Car dans les faits, alors même que notre arsenal législatif prévoit des peines conséquentes, celles-ci ne sont que très rarement appliquées. C'est ce qui ressortait d'un rapport du ministère de la Justice récapitulant les condamnations prononcées contre des chauffards en 2020. Dans le cas de personnes condamnées pour blessures involontaires avec circonstances aggravantes ou en situation de récidive, 8 sur 10 ont été condamnés à des peines de prison. Mais alors que le Code Pénal prévoit jusqu'à 5 ou 7 ans de prison selon qu'1 ou 2 circonstances aggravantes sont retenues, les peines réellement prononcées étaient en moyenne de 8,3 mois de prison, selon les données du ministère.
Aussi, dans les dossiers d'accidents mortels de la circulation dont je suis saisie, je suis souvent confrontée à la colère des familles endeuillées devant la faiblesse des condamnations pénales prononcées par les juridictions, qu'elles considèrent comme une insulte à la mémoire de leur proche.
Après avoir attendu un procès durant des années, ces familles ont souvent l'impression que les valeurs se sont inversées et que les auteurs des faits à la suite desquels elles ont perdu un être cher ont plus de droits que les familles elles-mêmes. Elles évoquent par ailleurs trop souvent un sentiment d'impunité des auteurs des faits.

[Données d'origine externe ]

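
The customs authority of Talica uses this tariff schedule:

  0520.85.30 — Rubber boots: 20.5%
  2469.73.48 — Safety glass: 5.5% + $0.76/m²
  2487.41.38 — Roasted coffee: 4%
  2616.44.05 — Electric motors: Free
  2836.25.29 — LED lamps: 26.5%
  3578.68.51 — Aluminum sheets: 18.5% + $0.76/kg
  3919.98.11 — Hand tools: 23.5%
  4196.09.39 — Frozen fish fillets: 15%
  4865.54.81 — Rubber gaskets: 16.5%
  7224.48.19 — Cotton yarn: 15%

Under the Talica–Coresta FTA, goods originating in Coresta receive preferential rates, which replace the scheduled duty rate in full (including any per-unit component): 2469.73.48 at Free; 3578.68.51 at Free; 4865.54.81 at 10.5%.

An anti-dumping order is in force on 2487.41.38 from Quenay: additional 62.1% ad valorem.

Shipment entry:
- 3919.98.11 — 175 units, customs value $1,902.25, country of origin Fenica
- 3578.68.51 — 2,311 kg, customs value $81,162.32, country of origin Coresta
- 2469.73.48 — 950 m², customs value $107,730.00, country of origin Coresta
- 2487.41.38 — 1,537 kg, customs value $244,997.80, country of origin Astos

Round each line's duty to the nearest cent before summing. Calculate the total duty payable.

$10,246.94

Line 1 (3919.98.11, Fenica, 175 units, $1,902.25):
Base rate for 3919.98.11 is 23.5%.
Duty = $1,902.25 × 23.5% = $447.03.
Line 2 (3578.68.51, Coresta, 2,311 kg, $81,162.32):
Base rate for 3578.68.51 is 18.5% + $0.76/kg.
Origin Coresta qualifies under the Talica–Coresta agreement and 3578.68.51 is covered: preferential rate Free applies instead.
Duty = $81,162.32 × 0% = $0.00.
Line 3 (2469.73.48, Coresta, 950 m², $107,730.00):
Base rate for 2469.73.48 is 5.5% + $0.76/m².
Origin Coresta qualifies under the Talica–Coresta agreement and 2469.73.48 is covered: preferential rate Free applies instead.
Duty = $107,730.00 × 0% = $0.00.
Line 4 (2487.41.38, Astos, 1,537 kg, $244,997.80):
Base rate for 2487.41.38 is 4%.
The additional-duty order on 2487.41.38 targets Quenay, not Astos; it does not apply.
Duty = $244,997.80 × 4% = $9,799.91.
Total = $447.03 + $0.00 + $0.00 + $9,799.91 = $10,246.94.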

Aussi, plutôt qu'une meure symbolique, il est donc indispensable:
- de rendre les peines plus dissuasives et plus efficaces avec des actions de suivi et de prévention afin que chaque conducteur réalise que prendre le volant, c’est une responsabilité : protéger sa vie et celle des autres,
- de repenser la place des victimes dans la procédure pénale afin que les familles de victimes de la route n'aient plus un sentiment d'abandon et d'injustice.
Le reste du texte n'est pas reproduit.